独立開業することも遺品整理士が独立する選択肢のひとつです。独立開業の特徴は収益も支出もすべて自らの事業次第ということです。フランチャイズとは異なりロイヤリティを支払う必要もないため、収益が上がればそれがそのまま利益となります。

一方、事業に必要な備品や人材、ノウハウ等をすべて自力で用意する必要がある点は独立開業の弱みといえます。最初は知名度やブランド力もないため、集客面での難しさは独立開業の大きな課題といえるでしょう。

開業に必要な費用目安

遺品整理士の開業には少なくない初期費用が必要になります。各開業方法で必要になる資金目安は以下の通りです。

・フランチャイズの場合

フランチャイズで開業する場合、およそ50万円~100万円程度が費用目安となります。

加盟料、研修費、広告費、備品使用料などが挙げられます。これらの費用に加えてロイヤリティが発生する点にも注意しましょう。ロイヤリティの内容は企業によって異なるため、契約を行う前に条件や契約内容をしっかり確認しておくことが大切です。

・独立開業の場合

独立開業で開業する場合、およそ100万円~300万円程度が費用目安となります。広告、用具準備、トラック、資格取得等に費用が発生します。

ただし、事業方針や広告手段等も開業者によって異なるため、フランチャイズで開業する場合よりも費用の振れ幅が大きくなります。高額な初期費用やノウハウの蓄積が必要な分ハードルはフランチャイズより高くなりやすいものの、ロイヤリティが発生しないため、収益で初期費用を賄いやすい点も独立開業の魅力です。

遺品整理士のサービスを利用するメリット

遺品整理士とは?業務内容や給与について解説します!

ここまで、遺品整理士を志す方に向けた内容を解説してきました。ここでは、遺品整理士への依頼を検討している方に向けた、遺品整理士のサービスを利用するメリットをご紹介します。

サービスの質が保障される

遺品整理士資格を保持していることは遺品整理に関する知識の証明になるため、サービスの質が保障されます。

遺品整理の仕事には現場での業務知識以外にも法令やルールに関する専門知識が必要になるため、資格取得の際にこれらの知識を備えている遺品整理士に依頼することは大きな安心につながります。

また、長期間遺品整理士として仕事をしている担当者の場合、知識だけでなく経験も豊富です。現場で培われた知識や立ち振る舞いなども、遺品整理を任せるうえでの安心感につながるでしょう。

悪徳業者のリスクを減らせる

遺品整理士に依頼することで、悪徳業者に依頼をしてしまうリスク軽減にもつながります。

先述の通り、遺品整理士の資格は遺品整理業務を行う上で必須ではありません。
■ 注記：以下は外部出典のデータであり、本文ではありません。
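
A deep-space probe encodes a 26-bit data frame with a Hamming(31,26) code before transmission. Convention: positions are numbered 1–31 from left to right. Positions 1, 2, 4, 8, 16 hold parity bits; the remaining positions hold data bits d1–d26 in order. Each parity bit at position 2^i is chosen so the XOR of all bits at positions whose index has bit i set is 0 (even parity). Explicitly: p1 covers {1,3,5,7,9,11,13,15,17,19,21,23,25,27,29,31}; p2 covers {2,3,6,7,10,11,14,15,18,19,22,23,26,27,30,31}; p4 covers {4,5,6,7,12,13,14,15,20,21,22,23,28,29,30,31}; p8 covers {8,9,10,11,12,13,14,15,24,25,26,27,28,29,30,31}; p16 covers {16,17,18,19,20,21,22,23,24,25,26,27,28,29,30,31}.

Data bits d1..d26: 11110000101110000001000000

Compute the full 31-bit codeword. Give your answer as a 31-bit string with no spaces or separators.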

そのため、資格や専門知識を持たない人でも事業をすること自体は可能です。

専門知識がないと遺品の取り扱い方法が乱雑であったり、誤った遺品の処分方法を行ったりする可能性が高まります。

このようなずさんなサービスを提供する悪徳業者が存在するのが現状ですが、遺品整理に関する知識が豊富な遺品整理士が所属していれば悪徳業者にあたるリスクは下がります。依頼を行う際には、遺品整理士が所属しているか確認した上で依頼するのがよいでしょう。

遺品整理に関するサービスをまとめて依頼できる

遺品整理に関するさまざまなサービスをまとめて利用できる点も、遺品整理士のサービスを利用するメリットです。遺品整理においては遺品の処分や買取だけでなく、相続関連の手続きや現場の清掃といった作業が必要になる場合も少なくありません。

それぞれ別の業者に依頼しようと考えた場合、買取業者、不用品回収業者、清掃業者といった複数の業者に依頼する場合もあるでしょう。

遺品整理士に依頼すれば、これらの業務をまとめて担当してもらうことが可能です。依頼する際には自分が依頼したい業務内容を洗い出し、業者がその業務に対応しているか確認しましょう。関連資格を有する担当者が在籍しているかも、あわせて確認しておくのもおすすめです。

安心感を与えられる遺品整理士を目指しましょう

今回は遺品整理士の特徴や業務内容、給与について解説しました。

遺品整理士の仕事は故人の大切な遺品を取り扱う、非常に責任のある仕事です。遺族への配慮を欠かさず、丁寧な姿勢が求められます。大変な仕事であることは間違いありませんが、遺族と故人のかけがえのない時間を支えることのできる、やりがいのある仕事でもあります。遺品整理士を志した場合、まずは資格取得に挑戦することをおすすめします。しっかり知識を備えて、安心して仕事を任せてもらえる遺品整理士を目指しましょう。